Administration Promotes WIN Buttons

A close-up of WIN (Whip Inflation Now) button, President Ford's symbol of the fight against inflation, 1974.
Bettmann / Contributor/ Getty Images
A close-up of WIN (Whip Inflation Now) button, President Ford's symbol of the fight against inflation, 1974.

According to the Ford Presidential Library, early enthusiasm led to “massive quantities of handmade and mass-produced material, including buttons, signs, clothing, stickers, ephemera, and much more. The 'WIN' button became the best-selling button since 1971. Unfortunately, enthusiasm waned by the new year as the program failed to generate the results people had hoped for and the program quickly died out.”

Some Americans mocked WIN by wearing the buttons upside down, which made them read “NIM”—for “No Immediate Miracles.” The New York Times reported that the program “soon became the butt of many jokes despite Ford's appearance on television with a red‐and-white WIN button.”

Former Beatle George Harrison and keyboardist Billy Preston meet President Gerald Ford in the Oval Office December 13, 1974 in Washington, D.C.
David Hume Kennerly/Getty Images
Former Beatle George Harrison and keyboardist Billy Preston meet President Gerald Ford in the Oval Office December 13, 1974 in Washington, D.C.

In December 1974, George Harrison visited the White House at the invitation of Ford’s 22-year-old son, Jack Ford. A reporter remarked to Harrison, “You’re wearing a lot of buttons but none of them is a ‘WIN’ button,” as Jack Ford laughed.

“None of them is a what button?” Harrison replied.

“Do you know what a WIN button is—President Ford’s Whip Inflation Now campaign?” the reporter asked. Harrison shook his head and said, “Oh well they haven’t given me one of those yet.”

The younger Ford interjected: “We’ve got one inside for him.”

“I’ll have it on the way out,” Harrison said with a laugh. Once inside the White House, President Ford tried to give the ex-Beatle a WIN button, but couldn’t find one.

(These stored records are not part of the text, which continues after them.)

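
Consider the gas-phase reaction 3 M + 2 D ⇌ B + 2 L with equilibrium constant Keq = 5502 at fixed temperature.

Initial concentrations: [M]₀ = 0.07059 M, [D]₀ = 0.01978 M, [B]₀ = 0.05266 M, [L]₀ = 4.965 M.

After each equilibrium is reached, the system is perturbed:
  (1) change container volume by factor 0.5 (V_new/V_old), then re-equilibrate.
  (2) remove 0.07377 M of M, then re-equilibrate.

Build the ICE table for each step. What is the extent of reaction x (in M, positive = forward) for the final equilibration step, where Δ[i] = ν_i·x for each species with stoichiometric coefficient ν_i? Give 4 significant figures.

Q₀ = 9.4327e+06 vs Keq = 5502 ⇒ Q>K, reverse
Step 1:
                    M           D           B           L
  I           0.07059     0.01978     0.05266       4.965
  C            0.1158     0.07723    -0.03862    -0.07723
  E            0.1864     0.09701     0.01404       4.888
  solve Keq expr → x = -0.03862; check Q = 5502
Then change container volume by factor 0.5 (V_new/V_old).
Step 2:
                    M           D           B           L
  I            0.3729       0.194     0.02809       9.776
  C          -0.05416     -0.0361     0.01805      0.0361
  E            0.3187      0.1579     0.04614       9.812
  solve Keq expr → x = 0.01805; check Q = 5502
Then remove 0.07377 M of M.
Step 3:
                    M           D           B           L
  I            0.2449      0.1579     0.04614       9.812
  C           0.02843     0.01895   -0.009476    -0.01895
  E            0.2734      0.1769     0.03667       9.793
  solve Keq expr → x = -0.009476; check Q = 5502

x = -0.009476 M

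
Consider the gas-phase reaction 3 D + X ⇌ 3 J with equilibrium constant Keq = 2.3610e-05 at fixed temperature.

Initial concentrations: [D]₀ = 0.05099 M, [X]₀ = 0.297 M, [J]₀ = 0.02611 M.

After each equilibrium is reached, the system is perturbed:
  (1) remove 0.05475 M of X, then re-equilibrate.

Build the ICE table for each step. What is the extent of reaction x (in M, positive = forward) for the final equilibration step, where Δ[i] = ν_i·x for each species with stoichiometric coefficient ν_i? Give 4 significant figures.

Q₀ = 0.4521 vs Keq = 2.3610e-05 ⇒ Q>K, reverse
Step 1:
                  D         X         J
  Initial   0.05099     0.297   0.02611
  Change    0.02465  0.008216  -0.02465
  Equil     0.07564    0.3052  0.001461
  solve Keq expr → x = -0.008216; check Q = 2.3610e-05
Then remove 0.05475 M of X.
Step 2:
                  D         X         J
  Initial   0.07564    0.2505  0.001461
  Change  9.1464e-05 3.0488e-05 -9.1464e-05
  Equil     0.07573    0.2505   0.00137
  solve Keq expr → x = -3.0488e-05; check Q = 2.3610e-05

x = -3.0488e-05 M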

Inflation Persists, 'WIN' Is Scrapped

Ford wasn’t able to find a way to curtail inflation either, which averaged 9 percent during his 2.5 years as president. And in March 1975, the committee appointed to run WIN scrapped the program.

“We just got too much publicity at the beginning, and we just weren't ready to function,” said Sylvia Porter, an economics columnist who headed the committee.

Committee member Hobart Taylor, a Washington lawyer, called the much-mocked WIN button a “gimmick.”

“That wasn't our gimmick!” Porter said. “You all know what happened—we were left with the job of building the airplane in the air.”

According to the Ford Presidential Library, “the program suffered from persistent issues with funding and staffing, and by early 1975 concerns about the economic recession replaced worries over inflation.”